Bu yazım yayınlandığında belki de çoktan PKK terör örgütü kendisini çoktan lav etmiş silahları bırakarak Türkiye Cumhuriyeti TBMM çatısı altında DEM partisiyle beraber Kürt siyasetine yeni bir çehre kazandırırlar kim bilir. Tabii ki bu bir temenni. Artık 50 yılla yakın bir zamandır devam eden terör yüzünden başta çocuklar olmak üzere genç ve yaşlı demeden kadınları katleden terör belası bir virüsün kendisini imha ettiği gibi inşallah imha ederler de asker yolu bekleyen anneler de bu vesileyle rahat bir uyku çekerler.12 Eylül’ün bize bıraktığı kötü bir hediye yüzünden terör nedeniyle ekonomimiz darbeler yedi, gençlerimiz kendi aralarında Kürt Türk diyerek ayrışma yaparak kin ve nefret beslediler birbirine.

Oysa bin yıllık kardeşliğe damga vurmuş bu iki milleti birbirine kırdırarak emellerine ulaşma istediği güden sözde süper güç devletler farkına hala varmadıkları şey geçmişte Çanakkale ve kurtuluş savaşında sırt sırta hak ve hakikat uğruna savaşarak 7 düvele karşı dik durarak kardeşliğin adeta resmini çizmişlerdi bu iki millet.
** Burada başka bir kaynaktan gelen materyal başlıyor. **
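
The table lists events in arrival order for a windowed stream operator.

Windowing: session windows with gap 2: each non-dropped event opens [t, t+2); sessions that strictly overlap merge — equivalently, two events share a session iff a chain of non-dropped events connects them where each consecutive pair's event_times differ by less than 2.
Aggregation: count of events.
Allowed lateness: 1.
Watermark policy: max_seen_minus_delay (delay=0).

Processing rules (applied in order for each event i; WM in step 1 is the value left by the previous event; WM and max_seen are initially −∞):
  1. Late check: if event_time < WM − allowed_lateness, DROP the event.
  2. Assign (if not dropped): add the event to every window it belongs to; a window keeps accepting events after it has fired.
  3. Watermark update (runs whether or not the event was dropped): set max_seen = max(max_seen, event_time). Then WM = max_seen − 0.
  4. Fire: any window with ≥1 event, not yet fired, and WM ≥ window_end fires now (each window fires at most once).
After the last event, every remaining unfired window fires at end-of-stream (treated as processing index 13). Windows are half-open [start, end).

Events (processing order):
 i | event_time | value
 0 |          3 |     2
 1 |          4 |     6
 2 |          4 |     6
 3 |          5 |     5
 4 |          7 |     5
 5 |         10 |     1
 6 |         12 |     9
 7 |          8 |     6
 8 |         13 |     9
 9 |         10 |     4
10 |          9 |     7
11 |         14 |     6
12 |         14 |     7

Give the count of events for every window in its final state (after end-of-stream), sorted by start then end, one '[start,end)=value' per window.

i=0 t=3 v=2: → [3,5); WM=3
i=1 t=4 v=6: → [3,6); WM=4
i=2 t=4 v=6: → [3,6); WM=4
i=3 t=5 v=5: → [3,7); WM=5
i=4 t=7 v=5: → [7,9); WM=7
i=5 t=10 v=1: → [10,12); WM=10
i=6 t=12 v=9: → [12,14); WM=12
i=7 t=8 v=6: DROP (t<12-1); WM=12
i=8 t=13 v=9: → [12,15); WM=13
i=9 t=10 v=4: DROP (t<13-1); WM=13
i=10 t=9 v=7: DROP (t<13-1); WM=13
i=11 t=14 v=6: → [12,16); WM=14
i=12 t=14 v=7: → [12,16); WM=14

[3,7)=4 [7,9)=1 [10,12)=1 [12,16)=4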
Birbirinden kız alıp vermiş olan Kürtler ve Türkler bu coğrafya için çok önem arz etmektedir. Lozan antlaşması esnasında azınlık hakları konusu gündeme geldiğinde İsmet İnönü Kürtleri azınlık olarak görmediklerini beyan etmişti. Oysa bugün geldiğimiz noktada bu iki milletin sanki asırlardır birbiriyle düşmanmış gibi gösterilmeye çalışılıyor. Bugün Türkiye Cumhuriyeti devleti silahlarınızı alın düşmanla savaşmaya gidiyoruz dese ilk önce Kürt halkı sokağa dökülerek devletinin yanında olduğunu gösterir.
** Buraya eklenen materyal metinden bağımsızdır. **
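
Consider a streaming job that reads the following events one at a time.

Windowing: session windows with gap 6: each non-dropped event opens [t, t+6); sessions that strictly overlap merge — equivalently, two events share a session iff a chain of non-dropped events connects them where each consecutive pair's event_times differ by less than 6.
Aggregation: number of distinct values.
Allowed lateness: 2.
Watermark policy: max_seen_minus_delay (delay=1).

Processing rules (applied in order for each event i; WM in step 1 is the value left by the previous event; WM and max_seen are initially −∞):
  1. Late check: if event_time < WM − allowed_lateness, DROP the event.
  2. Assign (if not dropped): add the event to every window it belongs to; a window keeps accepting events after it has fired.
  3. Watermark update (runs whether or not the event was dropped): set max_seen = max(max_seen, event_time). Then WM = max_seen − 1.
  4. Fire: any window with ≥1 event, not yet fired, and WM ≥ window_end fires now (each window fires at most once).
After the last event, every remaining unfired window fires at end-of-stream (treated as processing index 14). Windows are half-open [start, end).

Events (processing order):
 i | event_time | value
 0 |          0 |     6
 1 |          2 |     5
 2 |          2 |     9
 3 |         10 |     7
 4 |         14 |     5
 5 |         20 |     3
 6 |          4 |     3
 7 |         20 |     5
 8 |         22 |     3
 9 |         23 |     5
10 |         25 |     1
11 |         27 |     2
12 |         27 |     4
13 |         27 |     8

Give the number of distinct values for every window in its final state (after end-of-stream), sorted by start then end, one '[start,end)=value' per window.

i=0 t=0 v=6: → [0,6); WM=-1
i=1 t=2 v=5: → [0,8); WM=1
i=2 t=2 v=9: → [0,8); WM=1
i=3 t=10 v=7: → [10,16); WM=9
i=4 t=14 v=5: → [10,20); WM=13
i=5 t=20 v=3: → [20,26); WM=19
i=6 t=4 v=3: DROP (t<19-2); WM=19
i=7 t=20 v=5: → [20,26); WM=19
i=8 t=22 v=3: → [20,28); WM=21
i=9 t=23 v=5: → [20,29); WM=22
i=10 t=25 v=1: → [20,31); WM=24
i=11 t=27 v=2: → [20,33); WM=26
i=12 t=27 v=4: → [20,33); WM=26
i=13 t=27 v=8: → [20,33); WM=26

[0,8)=3 [10,20)=2 [20,33)=6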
Oysa Osmanlı devletini yıkmak isteyen dış güçlere ajanlık gibi birçok konuda yardımcı olan Ali Kemaller, İskilipli Atıf’larına toz kondurmayanlar o günlere dönüp baksınlar hiçbir Kürt insanın hainlik yaparken yakaladıklarına dair tarih kitaplarında rastlayabilirler mi? Rahmetli Sırrı Süreyya Önder başta olmak üzere barış için çabalayan herkesi bu vesileyle kutlamak da fayda olur sanırım. 2000’li yıllarda kurulan AK Parti hükümetinin başındaki Sayın Cumhurbaşkanımız Recep Tayip Erdoğan herkesin adını dahi telaffuz etmeye çekindiği Kürt sorunun büyük bir kararlılık göstererek üzerine giderek birçok önemli girişimlerde bulunmuş olmasına rağmen sonuçlanmayan o süreç bugün başta Sayın Cumhurbaşkanımız olmak üzere Dem partisi ve Sayın Devlet Bahçeli’nin büyük çabası ile inşallah artık barışla sonuçlanır da dost düşmana birlik mesajlarını tekrar vermek kısmet olur.
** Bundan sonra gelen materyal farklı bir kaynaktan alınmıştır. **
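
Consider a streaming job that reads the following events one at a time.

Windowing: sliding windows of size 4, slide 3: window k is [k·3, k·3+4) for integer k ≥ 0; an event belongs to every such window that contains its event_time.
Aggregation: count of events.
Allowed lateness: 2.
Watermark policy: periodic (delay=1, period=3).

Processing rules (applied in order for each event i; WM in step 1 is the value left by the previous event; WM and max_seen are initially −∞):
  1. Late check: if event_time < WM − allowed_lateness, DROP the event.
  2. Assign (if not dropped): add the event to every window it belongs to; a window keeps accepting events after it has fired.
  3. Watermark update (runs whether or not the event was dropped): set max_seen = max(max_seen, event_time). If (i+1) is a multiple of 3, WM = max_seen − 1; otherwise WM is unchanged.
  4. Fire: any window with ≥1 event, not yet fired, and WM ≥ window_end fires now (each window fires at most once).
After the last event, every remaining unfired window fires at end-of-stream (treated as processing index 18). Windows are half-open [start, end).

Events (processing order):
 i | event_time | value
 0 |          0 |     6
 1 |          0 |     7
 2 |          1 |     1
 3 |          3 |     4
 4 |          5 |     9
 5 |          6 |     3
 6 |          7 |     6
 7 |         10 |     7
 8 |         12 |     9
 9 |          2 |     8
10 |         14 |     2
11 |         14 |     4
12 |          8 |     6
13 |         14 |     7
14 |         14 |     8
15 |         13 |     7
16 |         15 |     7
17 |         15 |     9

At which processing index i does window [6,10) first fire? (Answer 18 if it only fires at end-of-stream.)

i=0 t=0 v=6: → [0,4); WM=−∞
i=1 t=0 v=7: → [0,4); WM=−∞
i=2 t=1 v=1: → [0,4); WM=0
i=3 t=3 v=4: → [3,7),[0,4); WM=0
i=4 t=5 v=9: → [3,7); WM=0
i=5 t=6 v=3: → [6,10),[3,7); WM=5; [0,4) fires=4
i=6 t=7 v=6: → [6,10); WM=5
i=7 t=10 v=7: → [9,13); WM=5
i=8 t=12 v=9: → [12,16),[9,13); WM=11; [3,7) fires=3 [6,10) fires=2
i=9 t=2 v=8: DROP (t<11-2); WM=11
i=10 t=14 v=2: → [12,16); WM=11
i=11 t=14 v=4: → [12,16); WM=13; [9,13) fires=2
i=12 t=8 v=6: DROP (t<13-2); WM=13
i=13 t=14 v=7: → [12,16); WM=13
i=14 t=14 v=8: → [12,16); WM=13
i=15 t=13 v=7: → [12,16); WM=13
i=16 t=15 v=7: → [15,19),[12,16); WM=13
i=17 t=15 v=9: → [15,19),[12,16); WM=14

8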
Ama beni üzen konu PKK denildiğinde neden Kürtler, insanların aklına geliyor; sanki tüm Kürt halkı teröristmiş imajı verilmeye çalışılıyor. Bir Kürt olarak bunun farkını bilmeyen insanlarla karşı karşıya gelmek adeta beni derinden üzüyor. Doğrudur; bir terör sorunu var! Ama Kürtlerin, Doğu ve Güney doğu sorunu olarak terörden ayrı tutularak değerlendirilmesi bana göre doğruyu doğurur.” BEN Kürt’üm” terörist değilim demek zorunda bırakılmasın bu insanlar. Artık o bölgeye özellikle Tarım ve hayvancılık başta olmak üzere birçok alanda Devlet destekli yatırımlar yapıldığında eminim ki Kürt sorunu tamamen ortadan kalkacaktır.

Bugün Şanlıurfa’ya gidip yerel halkını konuşturun ne demek istediğimi çok iyi anlarsınız. Eğer bugün Şanlıurfa da Ak Parti hala birinci parti olarak çıkıyorsa bu yaptığı önemli yatırımların yaşayan halkı memnun etmiş olmasından dolayıdır.